Number of VTE and major bleeding (high bleeding risk scenario). The impact analysis displaying the total number of VTE and major bleeding incurred for ASH panel recommendations R1 (A), R2 (B), R3 to R5 (C), and R6 (D) in the high–bleeding risk scenario. Five decision strategies are shown (from left to right): treat according to the threshold (Rx threshold; equation 3 in the manuscript); perform testing and act accordingly; test according to thresholds (equation 2 in the manuscript); treat none (give anticoagulants to no patient without testing); and treat all (provide anticoagulants for all patients without testing).

Figure 4.

Threshold decision model analysis. The results of the threshold decision model analysis in the setting of the low bleeding risk (A) and high bleeding risk (B). The vertical lines (ASH R∗) refer to the recommendations 1 to 6 by the ASH thrombophilia panel.
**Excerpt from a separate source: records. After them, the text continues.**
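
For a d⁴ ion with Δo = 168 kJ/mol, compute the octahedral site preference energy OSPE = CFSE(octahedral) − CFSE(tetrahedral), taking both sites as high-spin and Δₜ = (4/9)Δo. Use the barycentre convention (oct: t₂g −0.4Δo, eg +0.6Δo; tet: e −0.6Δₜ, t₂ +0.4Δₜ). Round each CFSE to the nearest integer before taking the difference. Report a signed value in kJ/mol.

-71

Octahedral high-spin t₂g³ eg¹: CFSE = -0.6 × 168 = -101 kJ/mol.
In a tetrahedral site the filling is e² t₂²: CFSE(tet) = -0.4Δₜ = -0.4 × (4/9)(168) = -30 kJ/mol.
Subtracting, OSPE = -101 − (-30) = -71 kJ/mol.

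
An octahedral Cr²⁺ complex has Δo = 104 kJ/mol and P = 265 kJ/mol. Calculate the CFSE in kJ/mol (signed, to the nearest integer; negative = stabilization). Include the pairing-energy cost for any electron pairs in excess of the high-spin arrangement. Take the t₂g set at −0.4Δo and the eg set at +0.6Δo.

-62

Cr is in group 6, so Cr²⁺ is d⁴ (6 − 2 = 4).
Here Δo < P (104 < 265), so the high-spin state is favoured.
Filling d⁴ accordingly: t₂g³ eg¹.
Orbital CFSE = -0.6Δo = -0.6 × 104 = -62 kJ/mol.
High-spin has no excess pairs, so no pairing correction applies.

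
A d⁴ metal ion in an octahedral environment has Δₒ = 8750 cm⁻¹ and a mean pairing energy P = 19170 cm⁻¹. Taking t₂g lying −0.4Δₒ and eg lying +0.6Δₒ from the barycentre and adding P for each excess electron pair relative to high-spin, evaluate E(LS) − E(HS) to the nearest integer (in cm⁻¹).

High-spin d⁴ fills as t₂g³ eg¹ with CFSE 3(−0.4) + 1(+0.6) = -0.6Δₒ = -5250 cm⁻¹.
For low-spin the configuration is t₂g⁴ eg⁰: orbital energy -1.6 × 8750 = -14000 cm⁻¹, and 1 additional pair relative to high-spin adds 19170 cm⁻¹, giving 5170 cm⁻¹.
E(LS) − E(HS) = 5170 − (-5250) = 10420 cm⁻¹.

10420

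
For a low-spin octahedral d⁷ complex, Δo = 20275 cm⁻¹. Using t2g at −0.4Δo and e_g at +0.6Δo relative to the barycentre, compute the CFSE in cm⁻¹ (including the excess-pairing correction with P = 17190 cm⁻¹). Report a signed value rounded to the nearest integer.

-19305

Electron filling gives t2g^6 e_g^1.
Orbital CFSE = 6(-0.4) + 1(0.6) = -1.8Δo = -1.8 × 20275 = -36495 cm⁻¹.
Relative to high-spin t2g^5 e_g^2 (2 paired), the low-spin configuration has 1 additional pair, contributing +1 × 17190 = +17190 cm⁻¹.
Combining: -36495 + 17190 = -19305 cm⁻¹.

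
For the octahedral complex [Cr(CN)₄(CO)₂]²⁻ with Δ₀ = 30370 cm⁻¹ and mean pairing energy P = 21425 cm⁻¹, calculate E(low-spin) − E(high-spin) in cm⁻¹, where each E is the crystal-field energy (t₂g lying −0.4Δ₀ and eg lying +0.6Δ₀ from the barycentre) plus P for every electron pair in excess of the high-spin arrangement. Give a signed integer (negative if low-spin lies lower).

Ligand charges: 4×(-1) from CN⁻ and 2×(+0) from CO sum to -4; with overall charge -2, Cr is +2.
Cr sits in group 6; removing 2 electrons leaves Cr²⁺ with 6 − 2 = 4 d electrons.
In the high-spin limit (t₂g³ eg¹) the orbital term is -0.6Δ₀ = -18222 cm⁻¹, with no excess pairing.
For low-spin the configuration is t₂g⁴ eg⁰: orbital energy -1.6 × 30370 = -48592 cm⁻¹, and 1 additional pair relative to high-spin adds 21425 cm⁻¹, giving -27167 cm⁻¹.
E(LS) − E(HS) = -27167 − (-18222) = -8945 cm⁻¹.

-8945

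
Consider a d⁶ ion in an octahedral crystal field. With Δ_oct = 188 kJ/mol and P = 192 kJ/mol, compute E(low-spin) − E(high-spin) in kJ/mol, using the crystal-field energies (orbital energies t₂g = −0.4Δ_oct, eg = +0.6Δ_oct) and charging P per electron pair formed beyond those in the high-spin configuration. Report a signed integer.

8

In the high-spin limit (t₂g⁴ eg²) the orbital term is -0.4Δ_oct = -75 kJ/mol, with no excess pairing.
Low-spin t₂g⁶ eg⁰ gives -2.4Δ_oct = -451 kJ/mol, but forming 2 extra pairs costs 2P = 384 kJ/mol, so E(LS) = -451 + 384 = -67 kJ/mol.
E(LS) − E(HS) = -67 − (-75) = 8 kJ/mol.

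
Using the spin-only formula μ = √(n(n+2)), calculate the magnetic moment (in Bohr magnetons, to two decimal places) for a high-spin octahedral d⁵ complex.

5.92 Bohr magnetons

Configuration: t2g^3 e_g^2 → 5 unpaired electrons.
μ(spin-only) = √[5(5+2)] = √35 ≈ 5.92 Bohr magnetons.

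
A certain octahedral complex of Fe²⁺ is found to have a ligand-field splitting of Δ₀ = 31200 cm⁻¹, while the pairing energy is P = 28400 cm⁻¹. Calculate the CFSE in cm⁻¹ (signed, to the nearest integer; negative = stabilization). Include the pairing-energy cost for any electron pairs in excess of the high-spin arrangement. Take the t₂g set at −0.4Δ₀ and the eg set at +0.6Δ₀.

-18080

Fe²⁺: group 8, so d-count = 8 − 2 = 6.
Here Δ₀ > P (31200 > 28400), so the low-spin state is favoured.
Configuration: t₂g⁶ eg⁰.
Orbital CFSE = -2.4Δ₀ = -2.4 × 31200 = -74880 cm⁻¹.
Excess pairs vs high-spin: 3 − 1 = 2; pairing cost = +56800 cm⁻¹.
Net CFSE = -74880 + 56800 = -18080 cm⁻¹.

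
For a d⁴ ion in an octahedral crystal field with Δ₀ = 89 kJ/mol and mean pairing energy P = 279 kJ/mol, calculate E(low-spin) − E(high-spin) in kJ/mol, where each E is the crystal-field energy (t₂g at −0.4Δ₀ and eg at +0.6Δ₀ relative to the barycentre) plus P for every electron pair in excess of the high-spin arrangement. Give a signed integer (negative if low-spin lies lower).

High-spin d⁴ fills as t₂g³ eg¹ with CFSE 3(−0.4) + 1(+0.6) = -0.6Δ₀ = -53 kJ/mol.
Low-spin t₂g⁴ eg⁰ gives -1.6Δ₀ = -142 kJ/mol, but forming 1 extra pair costs 1P = 279 kJ/mol, so E(LS) = -142 + 279 = 137 kJ/mol.
Thus E(LS) − E(HS) = 190 kJ/mol.

190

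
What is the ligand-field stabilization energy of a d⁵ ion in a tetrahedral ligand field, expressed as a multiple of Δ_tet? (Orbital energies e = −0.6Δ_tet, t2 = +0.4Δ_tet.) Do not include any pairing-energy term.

0.0 Δ_tet

Tetrahedral splitting is small, so the complex is high-spin.
Configuration: e^2 t2^3.
CFSE = 2(-0.6Δ_tet) + 3(0.4Δ_tet) = -1.2Δ_tet + 1.2Δ_tet = 0.0Δ_tet.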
Theoretical thresholds above or below which treatment vs thrombophilia testing vs no anticoagulant treatment should be given are denoted by P_tt, P_t, and P_rx, respectively (see equations (1), (2), (3)). Note that because all ASH R lines are to the right side of P_rx that is, larger than the treatment threshold P_rx in a low-risk bleeding scenario, offering indefinite anticoagulant treatment to all patients represents the best management strategy (A). The same holds for ASH R1, R3 to R5, and R6 in the setting of high-risk bleeding. Because the vertical line ASH R2 is to the left, that is, lower than P_tt (test–no treatment threshold), discontinuing anticoagulation after 3 months of treatment after VTE due to surgery is recommended (see manuscript for details, Table 3, R2).